Book Review of Prosperity, by Alexis Hall

ProsperityI received an ARC of Alexis Hall‘s Prosperity from Netgalley.

Description from Goodreads:
A breathtaking tale of passion and adventure in the untamed skies!

Prosperity, 1863: a lawless skytown where varlets, chancers, and ne’er-do-wells risk everything to chase a fortune in the clouds, and where a Gaslight guttersnipe named Piccadilly is about to cheat the wrong man. This mistake will endanger his life . . . and his heart.

Thrill! As our hero battles dreadful kraken above Prosperity. Gasp! As the miracles of clockwork engineering allow a dead man to wreak his vengeance upon the living. Marvel! At the aerial escapades of the aethership, Shadowless.

Beware! The licentious and unchristian example set by the opium-addled navigatress, Miss Grey. Disapprove Strongly! Of the utter moral iniquity of the dastardly crime prince, Milord. Swoon! At the dashing skycaptain, Byron Kae. Swoon Again! At the tormented clergyman, Ruben Crowe.

This volume (available in print, and for the first time on mechanical book-reading devices) contains the complete original text of Piccadilly’s memoirs as first serialised in All the Year Round. Some passages may prove unsettling to unmarried gentlemen of a sensitive disposition.

Review:
Honestly, I’m not normally what people might refer to as a gusher, but this book is LUSH! There are moments of such painful poignancy that I literally found myself momentarily devoid of reason.

It’s not perfect.
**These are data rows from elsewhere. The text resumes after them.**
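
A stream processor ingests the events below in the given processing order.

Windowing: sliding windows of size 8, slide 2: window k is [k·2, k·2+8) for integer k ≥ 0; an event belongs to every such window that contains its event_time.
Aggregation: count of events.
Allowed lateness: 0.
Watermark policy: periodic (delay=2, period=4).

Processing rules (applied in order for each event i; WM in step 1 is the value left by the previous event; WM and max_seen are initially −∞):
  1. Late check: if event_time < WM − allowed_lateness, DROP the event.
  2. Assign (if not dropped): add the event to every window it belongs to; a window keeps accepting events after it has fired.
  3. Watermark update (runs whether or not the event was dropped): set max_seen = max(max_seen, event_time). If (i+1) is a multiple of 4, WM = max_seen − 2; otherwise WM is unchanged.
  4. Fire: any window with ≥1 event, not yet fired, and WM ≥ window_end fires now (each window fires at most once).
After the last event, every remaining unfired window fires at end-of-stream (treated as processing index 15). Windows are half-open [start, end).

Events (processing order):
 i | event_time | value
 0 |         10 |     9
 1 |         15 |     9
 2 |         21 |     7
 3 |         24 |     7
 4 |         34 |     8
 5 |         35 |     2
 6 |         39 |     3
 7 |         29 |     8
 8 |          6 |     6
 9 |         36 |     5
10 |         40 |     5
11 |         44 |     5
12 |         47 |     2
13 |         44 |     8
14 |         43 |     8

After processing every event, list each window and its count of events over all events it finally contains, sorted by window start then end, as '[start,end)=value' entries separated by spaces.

[4,12)=1 [6,14)=1 [8,16)=2 [10,18)=2 [12,20)=1 [14,22)=2 [16,24)=1 [18,26)=2 [20,28)=2 [22,30)=2 [24,32)=2 [26,34)=1 [28,36)=3 [30,38)=2 [32,40)=3 [34,42)=4 [36,44)=3 [38,46)=5 [40,48)=5 [42,50)=4 [44,52)=3 [46,54)=1

i=0 t=10 v=9: → [10,18),[8,16),[6,14),[4,12); WM=−∞
i=1 t=15 v=9: → [14,22),[12,20),[10,18),[8,16); WM=−∞
i=2 t=21 v=7: → [20,28),[18,26),[16,24),[14,22); WM=−∞
i=3 t=24 v=7: → [24,32),[22,30),[20,28),[18,26); WM=22; [4,12) fires=1 [6,14) fires=1 [8,16) fires=2 [10,18) fires=2 [12,20) fires=1 [14,22) fires=2
i=4 t=34 v=8: → [34,42),[32,40),[30,38),[28,36); WM=22
i=5 t=35 v=2: → [34,42),[32,40),[30,38),[28,36); WM=22
i=6 t=39 v=3: → [38,46),[36,44),[34,42),[32,40); WM=22
i=7 t=29 v=8: → [28,36),[26,34),[24,32),[22,30); WM=37; [16,24) fires=1 [18,26) fires=2 [20,28) fires=2 [22,30) fires=2 [24,32) fires=2 [26,34) fires=1 [28,36) fires=3
i=8 t=6 v=6: DROP (t<37-0); WM=37
i=9 t=36 v=5: DROP (t<37-0); WM=37
i=10 t=40 v=5: → [40,48),[38,46),[36,44),[34,42); WM=37
i=11 t=44 v=5: → [44,52),[42,50),[40,48),[38,46); WM=42; [30,38) fires=2 [32,40) fires=3 [34,42) fires=4
i=12 t=47 v=2: → [46,54),[44,52),[42,50),[40,48); WM=42
i=13 t=44 v=8: → [44,52),[42,50),[40,48),[38,46); WM=42
i=14 t=43 v=8: → [42,50),[40,48),[38,46),[36,44); WM=42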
It took me a long time to get comfortable with Piccadilly’s dialect and at times I thought it was overplayed. I really wanted to see Byron Kae’s happily ever after and there is a lot of empty space between the bits we know about the characters. But it’s close enough for jazz.

What it is that I love so much about this book isn’t necessarily the aetherpunk or krakens or action. It’s not the romance (if that’s the word for it), though that’s wonderful. It isn’t even directly the characters themselves, though they’re worship-worthy. It’s the brutal honesty of those same characters’ fragility. Yes, I know, it’s an oxymoron. But read the book; you’ll understand.
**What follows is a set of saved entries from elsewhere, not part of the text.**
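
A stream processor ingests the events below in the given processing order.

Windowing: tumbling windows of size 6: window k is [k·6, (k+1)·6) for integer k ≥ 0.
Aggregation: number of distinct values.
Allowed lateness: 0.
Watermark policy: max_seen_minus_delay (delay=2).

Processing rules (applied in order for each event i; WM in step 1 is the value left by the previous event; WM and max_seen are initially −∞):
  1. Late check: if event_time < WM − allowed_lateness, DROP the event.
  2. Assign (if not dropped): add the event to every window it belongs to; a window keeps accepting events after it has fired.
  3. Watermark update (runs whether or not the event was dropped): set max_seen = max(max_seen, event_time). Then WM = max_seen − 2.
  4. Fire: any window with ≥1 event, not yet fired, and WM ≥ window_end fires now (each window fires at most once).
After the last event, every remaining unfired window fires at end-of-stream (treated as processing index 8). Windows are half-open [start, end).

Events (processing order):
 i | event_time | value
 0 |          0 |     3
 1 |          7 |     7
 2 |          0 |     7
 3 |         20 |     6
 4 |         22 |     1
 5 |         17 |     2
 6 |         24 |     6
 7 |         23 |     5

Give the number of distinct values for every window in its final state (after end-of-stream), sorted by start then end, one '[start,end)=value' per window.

[0,6)=1 [6,12)=1 [18,24)=3 [24,30)=1

i=0 t=0 v=3: → [0,6); WM=-2
i=1 t=7 v=7: → [6,12); WM=5
i=2 t=0 v=7: DROP (t<5-0); WM=5
i=3 t=20 v=6: → [18,24); WM=18; [0,6) fires=1 [6,12) fires=1
i=4 t=22 v=1: → [18,24); WM=20
i=5 t=17 v=2: DROP (t<20-0); WM=20
i=6 t=24 v=6: → [24,30); WM=22
i=7 t=23 v=5: → [18,24); WM=22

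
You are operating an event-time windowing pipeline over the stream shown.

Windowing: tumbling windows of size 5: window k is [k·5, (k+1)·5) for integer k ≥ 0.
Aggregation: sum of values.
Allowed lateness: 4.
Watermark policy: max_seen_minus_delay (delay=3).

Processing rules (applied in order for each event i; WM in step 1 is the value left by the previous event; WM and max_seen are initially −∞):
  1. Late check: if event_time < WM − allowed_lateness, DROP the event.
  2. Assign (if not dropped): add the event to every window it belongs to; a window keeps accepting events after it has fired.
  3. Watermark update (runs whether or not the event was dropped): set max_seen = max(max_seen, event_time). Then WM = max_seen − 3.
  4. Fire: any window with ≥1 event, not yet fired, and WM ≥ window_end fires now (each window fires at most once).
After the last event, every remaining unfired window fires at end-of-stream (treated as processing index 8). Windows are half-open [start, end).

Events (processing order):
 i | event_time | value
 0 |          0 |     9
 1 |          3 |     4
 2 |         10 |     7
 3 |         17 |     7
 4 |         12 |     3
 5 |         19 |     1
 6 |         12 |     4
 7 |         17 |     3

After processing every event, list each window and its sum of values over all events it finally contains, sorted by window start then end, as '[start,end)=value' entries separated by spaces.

[0,5)=13 [10,15)=14 [15,20)=11

i=0 t=0 v=9: → [0,5); WM=-3
i=1 t=3 v=4: → [0,5); WM=0
i=2 t=10 v=7: → [10,15); WM=7; [0,5) fires=13
i=3 t=17 v=7: → [15,20); WM=14
i=4 t=12 v=3: → [10,15); WM=14
i=5 t=19 v=1: → [15,20); WM=16; [10,15) fires=10
i=6 t=12 v=4: → [10,15); WM=16
i=7 t=17 v=3: → [15,20); WM=16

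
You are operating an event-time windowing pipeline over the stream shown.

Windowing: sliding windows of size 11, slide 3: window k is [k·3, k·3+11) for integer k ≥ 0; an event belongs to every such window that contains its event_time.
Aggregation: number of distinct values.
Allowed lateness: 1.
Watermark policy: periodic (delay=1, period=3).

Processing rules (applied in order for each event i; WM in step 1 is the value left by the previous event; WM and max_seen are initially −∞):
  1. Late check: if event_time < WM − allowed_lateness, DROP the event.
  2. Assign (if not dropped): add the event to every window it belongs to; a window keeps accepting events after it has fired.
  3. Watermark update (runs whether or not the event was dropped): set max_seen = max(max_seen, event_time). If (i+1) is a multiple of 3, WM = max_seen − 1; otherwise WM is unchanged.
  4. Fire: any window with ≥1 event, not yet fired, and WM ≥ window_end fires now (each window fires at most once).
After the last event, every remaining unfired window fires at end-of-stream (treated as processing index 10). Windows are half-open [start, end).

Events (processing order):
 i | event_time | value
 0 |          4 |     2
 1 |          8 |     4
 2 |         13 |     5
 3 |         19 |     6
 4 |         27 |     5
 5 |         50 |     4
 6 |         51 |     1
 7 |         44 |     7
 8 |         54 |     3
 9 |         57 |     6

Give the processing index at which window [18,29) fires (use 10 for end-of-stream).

5

i=0 t=4 v=2: → [3,14),[0,11); WM=−∞
i=1 t=8 v=4: → [6,17),[3,14),[0,11); WM=−∞
i=2 t=13 v=5: → [12,23),[9,20),[6,17),[3,14); WM=12; [0,11) fires=2
i=3 t=19 v=6: → [18,29),[15,26),[12,23),[9,20); WM=12
i=4 t=27 v=5: → [27,38),[24,35),[21,32),[18,29); WM=12
i=5 t=50 v=4: → [48,59),[45,56),[42,53); WM=49; [3,14) fires=3 [6,17) fires=2 [9,20) fires=2 [12,23) fires=2 [15,26) fires=1 [18,29) fires=2 [21,32) fires=1 [24,35) fires=1 [27,38) fires=1
i=6 t=51 v=1: → [51,62),[48,59),[45,56),[42,53); WM=49
i=7 t=44 v=7: DROP (t<49-1); WM=49
i=8 t=54 v=3: → [54,65),[51,62),[48,59),[45,56); WM=53; [42,53) fires=2
i=9 t=57 v=6: → [57,68),[54,65),[51,62),[48,59); WM=53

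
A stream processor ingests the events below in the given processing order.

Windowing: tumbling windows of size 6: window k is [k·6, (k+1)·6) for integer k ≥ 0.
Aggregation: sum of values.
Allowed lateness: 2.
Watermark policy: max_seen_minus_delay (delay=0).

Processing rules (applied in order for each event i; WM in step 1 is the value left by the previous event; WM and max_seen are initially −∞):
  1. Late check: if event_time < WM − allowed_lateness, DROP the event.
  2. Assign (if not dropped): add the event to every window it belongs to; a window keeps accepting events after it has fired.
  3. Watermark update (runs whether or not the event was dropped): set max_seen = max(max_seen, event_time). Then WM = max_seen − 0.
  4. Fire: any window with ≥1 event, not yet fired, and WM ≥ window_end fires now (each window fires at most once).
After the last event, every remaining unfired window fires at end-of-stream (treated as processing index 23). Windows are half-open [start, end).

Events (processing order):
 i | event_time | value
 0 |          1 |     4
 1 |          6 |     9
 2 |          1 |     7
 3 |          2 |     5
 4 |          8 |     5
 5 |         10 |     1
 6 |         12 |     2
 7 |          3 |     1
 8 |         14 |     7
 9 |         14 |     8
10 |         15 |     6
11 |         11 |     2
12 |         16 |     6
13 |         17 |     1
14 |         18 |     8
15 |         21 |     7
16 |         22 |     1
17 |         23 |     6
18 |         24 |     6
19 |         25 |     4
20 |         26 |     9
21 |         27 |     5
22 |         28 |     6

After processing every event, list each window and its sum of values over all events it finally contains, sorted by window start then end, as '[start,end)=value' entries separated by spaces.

i=0 t=1 v=4: → [0,6); WM=1
i=1 t=6 v=9: → [6,12); WM=6; [0,6) fires=4
i=2 t=1 v=7: DROP (t<6-2); WM=6
i=3 t=2 v=5: DROP (t<6-2); WM=6
i=4 t=8 v=5: → [6,12); WM=8
i=5 t=10 v=1: → [6,12); WM=10
i=6 t=12 v=2: → [12,18); WM=12; [6,12) fires=15
i=7 t=3 v=1: DROP (t<12-2); WM=12
i=8 t=14 v=7: → [12,18); WM=14
i=9 t=14 v=8: → [12,18); WM=14
i=10 t=15 v=6: → [12,18); WM=15
i=11 t=11 v=2: DROP (t<15-2); WM=15
i=12 t=16 v=6: → [12,18); WM=16
i=13 t=17 v=1: → [12,18); WM=17
i=14 t=18 v=8: → [18,24); WM=18; [12,18) fires=30
i=15 t=21 v=7: → [18,24); WM=21
i=16 t=22 v=1: → [18,24); WM=22
i=17 t=23 v=6: → [18,24); WM=23
i=18 t=24 v=6: → [24,30); WM=24; [18,24) fires=22
i=19 t=25 v=4: → [24,30); WM=25
i=20 t=26 v=9: → [24,30); WM=26
i=21 t=27 v=5: → [24,30); WM=27
i=22 t=28 v=6: → [24,30); WM=28

[0,6)=4 [6,12)=15 [12,18)=30 [18,24)=22 [24,30)=30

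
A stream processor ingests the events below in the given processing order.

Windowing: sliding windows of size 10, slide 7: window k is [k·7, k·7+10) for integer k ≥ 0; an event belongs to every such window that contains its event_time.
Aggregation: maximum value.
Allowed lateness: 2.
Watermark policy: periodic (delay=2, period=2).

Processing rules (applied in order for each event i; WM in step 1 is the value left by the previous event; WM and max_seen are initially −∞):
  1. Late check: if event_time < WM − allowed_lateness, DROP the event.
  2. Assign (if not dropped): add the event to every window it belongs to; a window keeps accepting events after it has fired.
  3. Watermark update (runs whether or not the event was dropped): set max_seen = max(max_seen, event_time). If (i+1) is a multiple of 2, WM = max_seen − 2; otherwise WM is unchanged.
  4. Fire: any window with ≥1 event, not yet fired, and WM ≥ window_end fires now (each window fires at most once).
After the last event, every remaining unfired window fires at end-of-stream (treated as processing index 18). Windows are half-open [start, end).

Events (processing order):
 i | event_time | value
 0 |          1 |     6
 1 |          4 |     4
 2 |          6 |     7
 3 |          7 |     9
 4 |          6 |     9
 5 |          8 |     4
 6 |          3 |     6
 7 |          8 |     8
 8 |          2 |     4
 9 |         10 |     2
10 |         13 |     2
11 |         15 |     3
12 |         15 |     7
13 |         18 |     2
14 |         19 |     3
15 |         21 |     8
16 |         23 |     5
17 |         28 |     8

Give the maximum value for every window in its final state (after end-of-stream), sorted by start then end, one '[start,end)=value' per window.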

The mixed up crew of the Shadowless inhabit a world in which they won’t allow themselves the comforting self-deceptions we all so often clothe ourselves in. What would life without your mask feel like? As a result these same miscreants sometimes ring with peals of emotions so pure they put me in mind of crystal bells wrung by aery angels draped in the gossamer threads of God’s tears…or some such bollox. You get the point. I felt for these characters. And you see fairly early on that whatever happily ever after they may get aren’t the ones they want. But you root for them anyway.
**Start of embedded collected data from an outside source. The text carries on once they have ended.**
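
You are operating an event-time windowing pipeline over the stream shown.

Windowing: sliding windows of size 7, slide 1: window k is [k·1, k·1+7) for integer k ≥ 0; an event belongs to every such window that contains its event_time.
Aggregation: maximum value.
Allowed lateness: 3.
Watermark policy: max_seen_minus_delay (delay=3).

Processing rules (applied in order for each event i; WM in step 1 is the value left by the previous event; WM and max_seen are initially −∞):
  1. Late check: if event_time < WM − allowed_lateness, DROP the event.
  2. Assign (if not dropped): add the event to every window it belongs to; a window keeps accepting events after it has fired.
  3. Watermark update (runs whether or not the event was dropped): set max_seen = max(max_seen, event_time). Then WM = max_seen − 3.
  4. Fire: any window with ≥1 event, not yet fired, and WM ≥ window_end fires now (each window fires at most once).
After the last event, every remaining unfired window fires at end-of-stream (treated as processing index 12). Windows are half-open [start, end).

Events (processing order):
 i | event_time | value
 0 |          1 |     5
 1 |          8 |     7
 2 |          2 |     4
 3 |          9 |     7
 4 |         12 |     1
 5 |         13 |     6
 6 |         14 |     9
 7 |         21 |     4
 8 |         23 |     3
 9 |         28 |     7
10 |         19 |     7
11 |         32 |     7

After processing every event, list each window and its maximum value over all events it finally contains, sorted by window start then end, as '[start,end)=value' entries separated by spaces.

i=0 t=1 v=5: → [1,8),[0,7); WM=-2
i=1 t=8 v=7: → [8,15),[7,14),[6,13),[5,12),[4,11),[3,10),[2,9); WM=5
i=2 t=2 v=4: → [2,9),[1,8),[0,7); WM=5
i=3 t=9 v=7: → [9,16),[8,15),[7,14),[6,13),[5,12),[4,11),[3,10); WM=6
i=4 t=12 v=1: → [12,19),[11,18),[10,17),[9,16),[8,15),[7,14),[6,13); WM=9; [0,7) fires=5 [1,8) fires=5 [2,9) fires=7
i=5 t=13 v=6: → [13,20),[12,19),[11,18),[10,17),[9,16),[8,15),[7,14); WM=10; [3,10) fires=7
i=6 t=14 v=9: → [14,21),[13,20),[12,19),[11,18),[10,17),[9,16),[8,15); WM=11; [4,11) fires=7
i=7 t=21 v=4: → [21,28),[20,27),[19,26),[18,25),[17,24),[16,23),[15,22); WM=18; [5,12) fires=7 [6,13) fires=7 [7,14) fires=7 [8,15) fires=9 [9,16) fires=9 [10,17) fires=9 [11,18) fires=9
i=8 t=23 v=3: → [23,30),[22,29),[21,28),[20,27),[19,26),[18,25),[17,24); WM=20; [12,19) fires=9 [13,20) fires=9
i=9 t=28 v=7: → [28,35),[27,34),[26,33),[25,32),[24,31),[23,30),[22,29); WM=25; [14,21) fires=9 [15,22) fires=4 [16,23) fires=4 [17,24) fires=4 [18,25) fires=4
i=10 t=19 v=7: DROP (t<25-3); WM=25
i=11 t=32 v=7: → [32,39),[31,38),[30,37),[29,36),[28,35),[27,34),[26,33); WM=29; [19,26) fires=4 [20,27) fires=4 [21,28) fires=4 [22,29) fires=7

[0,7)=5 [1,8)=5 [2,9)=7 [3,10)=7 [4,11)=7 [5,12)=7 [6,13)=7 [7,14)=7 [8,15)=9 [9,16)=9 [10,17)=9 [11,18)=9 [12,19)=9 [13,20)=9 [14,21)=9 [15,22)=4 [16,23)=4 [17,24)=4 [18,25)=4 [19,26)=4 [20,27)=4 [21,28)=4 [22,29)=7 [23,30)=7 [24,31)=7 [25,32)=7 [26,33)=7 [27,34)=7 [28,35)=7 [29,36)=7 [30,37)=7 [31,38)=7 [32,39)=7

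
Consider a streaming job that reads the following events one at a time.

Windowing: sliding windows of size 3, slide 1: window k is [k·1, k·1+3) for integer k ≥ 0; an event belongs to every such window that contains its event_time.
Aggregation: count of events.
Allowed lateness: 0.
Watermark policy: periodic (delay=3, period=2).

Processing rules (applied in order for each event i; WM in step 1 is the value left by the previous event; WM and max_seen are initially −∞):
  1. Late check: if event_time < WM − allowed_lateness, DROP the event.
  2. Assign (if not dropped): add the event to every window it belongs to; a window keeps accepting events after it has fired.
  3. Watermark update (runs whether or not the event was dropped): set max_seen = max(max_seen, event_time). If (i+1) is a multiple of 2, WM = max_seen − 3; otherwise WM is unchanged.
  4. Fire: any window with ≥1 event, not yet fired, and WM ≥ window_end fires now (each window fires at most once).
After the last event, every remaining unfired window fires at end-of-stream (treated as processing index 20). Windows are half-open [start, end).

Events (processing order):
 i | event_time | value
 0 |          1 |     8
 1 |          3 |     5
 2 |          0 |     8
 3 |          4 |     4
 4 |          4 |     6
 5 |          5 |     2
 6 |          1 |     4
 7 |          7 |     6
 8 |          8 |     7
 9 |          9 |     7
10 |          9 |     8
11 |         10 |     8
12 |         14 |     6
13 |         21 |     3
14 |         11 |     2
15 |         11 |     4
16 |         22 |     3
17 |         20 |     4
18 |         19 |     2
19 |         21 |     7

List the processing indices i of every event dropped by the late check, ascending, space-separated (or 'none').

i=0 t=1 v=8: → [1,4),[0,3); WM=−∞
i=1 t=3 v=5: → [3,6),[2,5),[1,4); WM=0
i=2 t=0 v=8: → [0,3); WM=0
i=3 t=4 v=4: → [4,7),[3,6),[2,5); WM=1
i=4 t=4 v=6: → [4,7),[3,6),[2,5); WM=1
i=5 t=5 v=2: → [5,8),[4,7),[3,6); WM=2
i=6 t=1 v=4: DROP (t<2-0); WM=2
i=7 t=7 v=6: → [7,10),[6,9),[5,8); WM=4; [0,3) fires=2 [1,4) fires=2
i=8 t=8 v=7: → [8,11),[7,10),[6,9); WM=4
i=9 t=9 v=7: → [9,12),[8,11),[7,10); WM=6; [2,5) fires=3 [3,6) fires=4
i=10 t=9 v=8: → [9,12),[8,11),[7,10); WM=6
i=11 t=10 v=8: → [10,13),[9,12),[8,11); WM=7; [4,7) fires=3
i=12 t=14 v=6: → [14,17),[13,16),[12,15); WM=7
i=13 t=21 v=3: → [21,24),[20,23),[19,22); WM=18; [5,8) fires=2 [6,9) fires=2 [7,10) fires=4 [8,11) fires=4 [9,12) fires=3 [10,13) fires=1 [12,15) fires=1 [13,16) fires=1 [14,17) fires=1
i=14 t=11 v=2: DROP (t<18-0); WM=18
i=15 t=11 v=4: DROP (t<18-0); WM=18
i=16 t=22 v=3: → [22,25),[21,24),[20,23); WM=18
i=17 t=20 v=4: → [20,23),[19,22),[18,21); WM=19
i=18 t=19 v=2: → [19,22),[18,21),[17,20); WM=19
i=19 t=21 v=7: → [21,24),[20,23),[19,22); WM=19

6 14 15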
Now, the whole thing isn’t to be taken too seriously, ’cause the book is also damned funny in an occasionally dry, very British way. But it’s self-aware enough to play with the expectation it builds in the reader, slipping punchlines in unexpectedly. Not often, or not often enough to be predictable, but there all the same.

Goodreads says that this is the 205th book I’ve read this year and this is probably one of, if not my absolute, favourites. It wasn’t at all what I expected and I’m so glad for that. Go read it right now!